Smoke filled the air, making her every breath burn in her lungs. The din of battle rang in her ears – the clash of weapons, the screams of enraged warriors, the moans and cries of the dying. And then there was no time for thought, as three of house Cannith’s Warforged slipped past the front line of Dragonborn mercenaries she commanded. She slammed into one of them with her shoulder, swinging her axe down hard and catching him off guard, cutting a deep gash in his heavy plate.
Khyber curse these Cannith machines, they don’t even bleed or cry out when you wound them.
She felt a rush of air breeze past and quickly ducked a blow from behind, as the second one moved into flank her, but as she moved, she took a hard slash to the arm, from the third. This one was more lightly armored, but quick, and dashed back behind the first. And then she heard a familiar roar, as her brother, her second-in-command, charged in beside her and shoved the flanker back a pace, leaving her to take care of the quick one and the large one.
The battle blurred into a whir of blades and the clash of armor, Xandril fighting side-by-side and back-to-back with her brother for hours. They moved together like a well-oiled machine, the rest of the fighters flowing around them, as Xandril shouted orders and Xentril led the charges. The Cyrans fell before their fury, even the Warforged, and it seemed for a time that the mercenaries would push them into retreat, but then the Juggernauts came.
Two huge living machines, easily twice as tall as even the tallest Dragonborn, they swung massive spiked clubs and began pushing her fighters back and rallying the Cyrans. She cleaved the Cyran in front of her almost in twain, his blood spraying her face and fueling her battle fury, then met her brother’s eyes. They didn’t need to speak, but moved as one toward one of the colossal creatures. It turned and met their approach with a swing of its giant club, but Xandril dodged the clumsy swing and leapt toward the giant, his great sword ringing as it sliced through the creature’s armor and into its mechanical thigh. Xentril slipped around behind it, taking advantage of her brother’s distraction, and hammering the giant with a solid trio of blows to its backside.

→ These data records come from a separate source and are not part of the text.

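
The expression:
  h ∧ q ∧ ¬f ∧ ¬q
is never true.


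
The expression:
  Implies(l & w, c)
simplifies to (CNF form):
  c | ~l | ~w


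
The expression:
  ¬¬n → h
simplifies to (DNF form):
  h ∨ ¬n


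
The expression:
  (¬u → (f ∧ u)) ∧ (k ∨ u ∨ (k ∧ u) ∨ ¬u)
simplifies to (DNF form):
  u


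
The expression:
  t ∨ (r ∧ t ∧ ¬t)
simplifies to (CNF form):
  t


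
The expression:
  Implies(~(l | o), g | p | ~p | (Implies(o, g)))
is always true.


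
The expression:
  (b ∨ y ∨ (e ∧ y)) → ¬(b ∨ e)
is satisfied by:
  {e: False, b: False, y: False}
  {y: True, e: False, b: False}
  {e: True, y: False, b: False}


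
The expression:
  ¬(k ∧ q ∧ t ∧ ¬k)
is always true.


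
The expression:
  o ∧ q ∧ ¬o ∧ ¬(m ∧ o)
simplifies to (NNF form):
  False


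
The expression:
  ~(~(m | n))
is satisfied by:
  {n: True, m: True}
  {n: True, m: False}
  {m: True, n: False}


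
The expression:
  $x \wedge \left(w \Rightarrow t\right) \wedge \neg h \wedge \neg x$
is never true.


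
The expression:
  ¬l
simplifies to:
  ¬l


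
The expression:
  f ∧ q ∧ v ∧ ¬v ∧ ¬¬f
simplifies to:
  False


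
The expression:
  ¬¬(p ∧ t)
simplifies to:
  p ∧ t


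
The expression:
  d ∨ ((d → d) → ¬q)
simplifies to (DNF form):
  d ∨ ¬q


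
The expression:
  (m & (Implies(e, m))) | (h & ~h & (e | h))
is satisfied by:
  {m: True}


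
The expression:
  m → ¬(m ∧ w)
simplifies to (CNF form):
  ¬m ∨ ¬w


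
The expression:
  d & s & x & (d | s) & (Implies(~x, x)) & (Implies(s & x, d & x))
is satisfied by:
  {s: True, d: True, x: True}


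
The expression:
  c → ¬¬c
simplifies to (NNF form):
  True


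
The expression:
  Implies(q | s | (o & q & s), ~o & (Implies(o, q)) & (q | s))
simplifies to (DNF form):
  ~o | (~q & ~s)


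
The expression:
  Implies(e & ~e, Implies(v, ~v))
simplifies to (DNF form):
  True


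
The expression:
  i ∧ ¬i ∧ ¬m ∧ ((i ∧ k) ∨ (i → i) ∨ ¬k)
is never true.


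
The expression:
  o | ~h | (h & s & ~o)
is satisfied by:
  {o: True, s: True, h: False}
  {o: True, h: False, s: False}
  {s: True, h: False, o: False}
  {s: False, h: False, o: False}
  {o: True, s: True, h: True}
  {o: True, h: True, s: False}
  {s: True, h: True, o: False}


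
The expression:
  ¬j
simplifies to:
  ¬j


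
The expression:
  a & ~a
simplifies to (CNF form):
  False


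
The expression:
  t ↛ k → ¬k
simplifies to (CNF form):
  True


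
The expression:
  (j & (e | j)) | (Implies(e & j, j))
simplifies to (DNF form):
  True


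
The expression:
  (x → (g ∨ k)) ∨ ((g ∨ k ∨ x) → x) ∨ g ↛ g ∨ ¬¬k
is always true.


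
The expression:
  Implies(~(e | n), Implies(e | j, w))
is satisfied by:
  {n: True, e: True, w: True, j: False}
  {n: True, e: True, w: False, j: False}
  {n: True, w: True, e: False, j: False}
  {n: True, w: False, e: False, j: False}
  {e: True, w: True, n: False, j: False}
  {e: True, w: False, n: False, j: False}
  {w: True, n: False, e: False, j: False}
  {w: False, n: False, e: False, j: False}
  {j: True, n: True, e: True, w: True}
  {j: True, n: True, e: True, w: False}
  {j: True, n: True, w: True, e: False}
  {j: True, n: True, w: False, e: False}
  {j: True, e: True, w: True, n: False}
  {j: True, e: True, w: False, n: False}
  {j: True, w: True, e: False, n: False}


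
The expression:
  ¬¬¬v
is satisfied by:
  {v: False}


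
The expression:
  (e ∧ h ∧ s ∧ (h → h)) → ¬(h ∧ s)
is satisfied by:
  {s: False, e: False, h: False}
  {h: True, s: False, e: False}
  {e: True, s: False, h: False}
  {h: True, e: True, s: False}
  {s: True, h: False, e: False}
  {h: True, s: True, e: False}
  {e: True, s: True, h: False}


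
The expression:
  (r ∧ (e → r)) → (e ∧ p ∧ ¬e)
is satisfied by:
  {r: False}


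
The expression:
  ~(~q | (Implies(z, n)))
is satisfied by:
  {z: True, q: True, n: False}


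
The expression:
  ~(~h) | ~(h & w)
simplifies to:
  True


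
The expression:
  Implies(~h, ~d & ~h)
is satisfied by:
  {h: True, d: False}
  {d: False, h: False}
  {d: True, h: True}


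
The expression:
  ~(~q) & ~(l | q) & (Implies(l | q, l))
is never true.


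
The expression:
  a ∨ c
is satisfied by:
  {a: True, c: True}
  {a: True, c: False}
  {c: True, a: False}


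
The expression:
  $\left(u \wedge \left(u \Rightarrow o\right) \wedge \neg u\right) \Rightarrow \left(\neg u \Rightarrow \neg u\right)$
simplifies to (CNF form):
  $\text{True}$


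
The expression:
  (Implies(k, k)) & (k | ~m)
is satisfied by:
  {k: True, m: False}
  {m: False, k: False}
  {m: True, k: True}


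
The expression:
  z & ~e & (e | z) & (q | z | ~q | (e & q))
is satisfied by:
  {z: True, e: False}


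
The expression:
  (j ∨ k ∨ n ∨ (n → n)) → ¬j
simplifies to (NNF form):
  ¬j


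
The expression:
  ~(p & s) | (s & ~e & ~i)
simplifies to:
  ~p | ~s | (~e & ~i)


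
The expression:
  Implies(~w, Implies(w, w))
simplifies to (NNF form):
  True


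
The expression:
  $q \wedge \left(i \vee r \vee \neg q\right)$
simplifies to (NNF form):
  $q \wedge \left(i \vee r\right)$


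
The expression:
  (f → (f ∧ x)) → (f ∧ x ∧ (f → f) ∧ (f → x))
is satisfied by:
  {f: True}


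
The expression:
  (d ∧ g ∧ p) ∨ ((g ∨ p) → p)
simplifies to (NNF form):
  p ∨ ¬g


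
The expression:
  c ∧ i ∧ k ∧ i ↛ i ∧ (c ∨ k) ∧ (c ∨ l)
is never true.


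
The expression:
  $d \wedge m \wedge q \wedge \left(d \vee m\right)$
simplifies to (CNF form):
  $d \wedge m \wedge q$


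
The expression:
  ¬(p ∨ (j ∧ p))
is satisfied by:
  {p: False}


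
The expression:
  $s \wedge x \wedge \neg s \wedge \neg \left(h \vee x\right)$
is never true.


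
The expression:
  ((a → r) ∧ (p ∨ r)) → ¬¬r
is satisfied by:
  {r: True, a: True, p: False}
  {r: True, p: False, a: False}
  {a: True, p: False, r: False}
  {a: False, p: False, r: False}
  {r: True, a: True, p: True}
  {r: True, p: True, a: False}
  {a: True, p: True, r: False}


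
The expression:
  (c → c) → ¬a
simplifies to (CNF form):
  ¬a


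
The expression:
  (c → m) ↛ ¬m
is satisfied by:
  {m: True}


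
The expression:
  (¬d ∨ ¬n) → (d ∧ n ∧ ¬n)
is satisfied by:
  {d: True, n: True}


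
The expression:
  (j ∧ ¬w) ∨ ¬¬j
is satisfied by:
  {j: True}


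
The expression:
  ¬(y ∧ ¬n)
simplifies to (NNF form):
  n ∨ ¬y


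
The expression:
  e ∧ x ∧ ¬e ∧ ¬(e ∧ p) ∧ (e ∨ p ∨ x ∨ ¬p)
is never true.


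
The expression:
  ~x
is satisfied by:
  {x: False}


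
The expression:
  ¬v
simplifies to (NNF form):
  ¬v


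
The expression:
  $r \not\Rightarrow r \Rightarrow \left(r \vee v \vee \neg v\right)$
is always true.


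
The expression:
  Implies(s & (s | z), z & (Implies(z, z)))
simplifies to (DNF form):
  z | ~s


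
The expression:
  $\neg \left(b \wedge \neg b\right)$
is always true.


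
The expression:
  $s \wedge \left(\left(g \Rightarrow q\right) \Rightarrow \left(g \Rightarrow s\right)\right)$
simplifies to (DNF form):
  $s$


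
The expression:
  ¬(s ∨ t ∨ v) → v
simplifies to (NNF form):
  s ∨ t ∨ v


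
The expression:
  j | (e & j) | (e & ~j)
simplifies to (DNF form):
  e | j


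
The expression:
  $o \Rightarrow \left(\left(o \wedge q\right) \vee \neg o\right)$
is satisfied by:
  {q: True, o: False}
  {o: False, q: False}
  {o: True, q: True}


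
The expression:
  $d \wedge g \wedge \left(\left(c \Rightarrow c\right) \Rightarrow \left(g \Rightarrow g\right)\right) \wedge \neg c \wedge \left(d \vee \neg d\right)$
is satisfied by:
  {d: True, g: True, c: False}


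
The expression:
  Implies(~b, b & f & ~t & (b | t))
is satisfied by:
  {b: True}


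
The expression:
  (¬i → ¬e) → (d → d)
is always true.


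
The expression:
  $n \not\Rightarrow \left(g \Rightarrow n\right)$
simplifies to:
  $\text{False}$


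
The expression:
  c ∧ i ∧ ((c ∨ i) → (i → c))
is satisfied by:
  {c: True, i: True}


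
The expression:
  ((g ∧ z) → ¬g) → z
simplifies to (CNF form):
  z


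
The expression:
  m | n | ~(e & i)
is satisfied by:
  {n: True, m: True, e: False, i: False}
  {n: True, e: False, m: False, i: False}
  {m: True, n: False, e: False, i: False}
  {n: False, e: False, m: False, i: False}
  {i: True, n: True, m: True, e: False}
  {i: True, n: True, e: False, m: False}
  {i: True, m: True, n: False, e: False}
  {i: True, n: False, e: False, m: False}
  {n: True, e: True, m: True, i: False}
  {n: True, e: True, i: False, m: False}
  {e: True, m: True, i: False, n: False}
  {e: True, i: False, m: False, n: False}
  {n: True, e: True, i: True, m: True}
  {n: True, e: True, i: True, m: False}
  {e: True, i: True, m: True, n: False}


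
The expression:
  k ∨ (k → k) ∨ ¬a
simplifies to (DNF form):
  True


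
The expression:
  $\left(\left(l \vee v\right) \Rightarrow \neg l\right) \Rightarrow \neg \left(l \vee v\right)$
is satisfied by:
  {l: True, v: False}
  {v: False, l: False}
  {v: True, l: True}


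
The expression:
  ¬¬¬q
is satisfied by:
  {q: False}


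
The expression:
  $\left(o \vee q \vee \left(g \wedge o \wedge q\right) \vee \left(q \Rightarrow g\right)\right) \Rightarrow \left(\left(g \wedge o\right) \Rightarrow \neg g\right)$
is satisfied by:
  {g: False, o: False}
  {o: True, g: False}
  {g: True, o: False}


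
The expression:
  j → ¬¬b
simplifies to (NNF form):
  b ∨ ¬j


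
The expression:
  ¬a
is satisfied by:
  {a: False}


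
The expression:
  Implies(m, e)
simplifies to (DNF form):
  e | ~m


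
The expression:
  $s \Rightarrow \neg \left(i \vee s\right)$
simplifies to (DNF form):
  $\neg s$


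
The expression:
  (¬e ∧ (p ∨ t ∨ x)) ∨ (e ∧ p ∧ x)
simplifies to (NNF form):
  (p ∧ x) ∨ (p ∧ ¬e) ∨ (t ∧ ¬e) ∨ (x ∧ ¬e)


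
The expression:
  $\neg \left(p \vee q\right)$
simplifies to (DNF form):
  $\neg p \wedge \neg q$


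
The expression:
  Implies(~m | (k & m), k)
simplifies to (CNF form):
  k | m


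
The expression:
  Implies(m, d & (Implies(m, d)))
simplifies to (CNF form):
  d | ~m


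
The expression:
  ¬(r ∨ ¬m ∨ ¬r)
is never true.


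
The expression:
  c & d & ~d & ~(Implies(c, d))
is never true.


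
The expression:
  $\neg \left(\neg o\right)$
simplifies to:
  $o$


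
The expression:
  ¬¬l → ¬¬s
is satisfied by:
  {s: True, l: False}
  {l: False, s: False}
  {l: True, s: True}


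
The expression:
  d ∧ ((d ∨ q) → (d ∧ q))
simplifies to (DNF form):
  d ∧ q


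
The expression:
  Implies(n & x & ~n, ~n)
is always true.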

After that, the fight shifted into a furious haze. She was knocked down; bleeding from a dozen wounds, but Xandril’s quick sword work stopped the creature from finishing her off with one two-handed swing of its huge club. She leapt to her feet, red filming over her eyes, and tore into the giant with her axe, not even feeling the multiple wounds all over her body.
And then someone was screaming. Was it her? Was it the enemy? Doesn’t matter. She kept swinging her axe; she was going to destroy the giant and break it into a thousand thousand bolts. Blood sprayed across her face, hot and ferric. That was wrong. Warforged don’t bleed. But it barely registered, until it was too late. Her fighters were surrounding her, holding her back. Someone was screaming. It was her. No… No.
“Nooooooo~” She howled, beating her fists against his bloody chest, willing him to stand up, willing it not to have happened. What happened, how did it get past her? Wasn’t I there protecting him the whole time?
As five Dragonborn dragged her back from Xandril’s corpse, she saw a shape in the smoke. A half-remembered figure from a dream; a half-elven woman with a shining dragonmark climbing up her neck and down her shoulder. She called out to her, reaching through warriors surrounding her and taking her hand, pulling her to her feet. The world grew misty around her and a voice sounded in her head, “wake up! You’re dreaming! WAKE!”
The haze cleared and she was alone in a room filled with broken furniture. A bedroom. Not a battlefield. In an inn. Sharn. It was over. There was no changing it. Nothing to be done. Xandril was dead, and a hundred of her men had seen the juggernaut fall under their attack, seen her turn and attack him, seen him dodge her blows, frantically calling out to her. They had seen her blade break through his defense, slicing through his armor and into his flesh. They had seen him fall and her continue to hack at him until she was sprayed with her kin’s blood. They had—-
A pounding on the door pulled her out of her haunted memories. Cuinas’ voice called through the heavy door.
“Xentril! Wake up! Open the thrice-forsaken door!” She grunted and stepped over the rubble that had once been well-crafted furniture to open the door. Cuinas stood in the doorway, looking exhausted and disheveled.
“Well?” Xentril demanded, trying to shift her bulk to block the half-elf’s view of the room, but Cuinas slipped under her arm and pushed her way in. “What do you mean, ‘well’?” She scolded. “You were having a nigh—-Oh. Ohhh.” She stopped, staring around the room at the destruction. “A nightmare.” She finished quietly.
“Yeah, well, er. It’s over. Uh. I’ll clean it up. I…” Xentril stammered to a halt, and then sank down onto the cracked bedframe. “You saw?” she asked with quiet shame.
Cuinas nodded and sat down gingerly next to her huge friend. “I saw. I was there with you – I pulled you out of it. And I saw something else too, a vision of the future. You will learn to control your demons. You will redeem yourself and bring honor to your people again.”